C’est moins qu’un seul Agua de Valencia commandé en terrasse à Valence, où le verre tourne autour de 5 à 7 €. Pour comparer les budgets spiritueux espagnols entre la France et l’Espagne, le ratio reste à l’avantage de l’achat sur place.

Foire aux questions

Quelle différence entre Agua de Valencia et sangria ?

La sangria est à base de vin rouge tranquille, fruits coupés, sucre, parfois un trait de spiritueux. L’Agua de Valencia est à base de vin blanc pétillant (cava), jus d’orange frais, vodka et gin. La sangria est plus sucrée et plus lourde, l’Agua de Valencia plus vive et plus pétillante.
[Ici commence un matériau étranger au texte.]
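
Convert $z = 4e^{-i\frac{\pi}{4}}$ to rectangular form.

a = r cos θ = 4 * sqrt(2)/2 = 2*sqrt(2)
b = r sin θ = 4 * -sqrt(2)/2 = -2*sqrt(2)
z = 2*sqrt(2) - 2*sqrt(2)i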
Si vous voulez comparer, voici la recette de la sangria espagnole authentique.

Peut-on préparer l’Agua de Valencia la veille ?

Oui, mais en deux temps. Mélangez le jus d’orange, la vodka et le gin la veille, gardez ça au frigo. Versez le cava juste avant de servir. Sinon, vous perdez tout le pétillant.

Quelle quantité par personne ?

Comptez environ 18 à 20 cl par verre, et 2 à 3 verres par personne sur une soirée. Donc une carafe de 1,2 à 1,5 litre pour 6 à 8 personnes, c’est l’équilibre habituel.

Est-ce que je peux remplacer le cava par du champagne ?

Oui, ça fonctionne très bien, mais ce n’est plus tout à fait l’esprit du cocktail. Le cava à un profil plus fruité et plus généreux, qui colle mieux à l’orange. Et c’est trois fois moins cher pour un cocktail de carafe.

Quel pourcentage d’alcool dans le verre ?

Selon les proportions, vous tournez autour de 12 à 15 % vol. dans le verre fini (le cava est à 11-12 %, la vodka et le gin remontent un peu). C’est plus costaud qu’une sangria classique, plus léger qu’un mojito.

Où trouver du cava en France ?

Toutes les grandes surfaces ont du cava au rayon vins effervescents (Freixenet et Codorníu sont les marques les plus distribuées, autour de 7 à 10 €). Les cavistes proposent souvent du cava de petits producteurs catalans, plus intéressant gustativement, à partir de 12 €. Pour ramener directement du cava d’Espagne, jetez un œil à notre guide boissons à ramener d’Espagne.

Pour finir

L’Agua de Valencia est un cocktail honnête : peu d’ingrédients, des proportions claires, un geste simple. Et surtout, une histoire qui tient la route, ce qui est rare dans le monde des cocktails dits « classiques ». Constante Gil n’aurait pas imaginé que sa carafe improvisée pour des Basques de passage finirait dans les guides du monde entier. Mais c’est tout l’intérêt : ce cocktail n’a rien de prétentieux. Il fait ce qu’on lui demande, à savoir prolonger une après-midi.

Le seul point de vigilance, je le redis : le cava se verse en dernier. Le reste, c’est du bon sens et des oranges fraîches.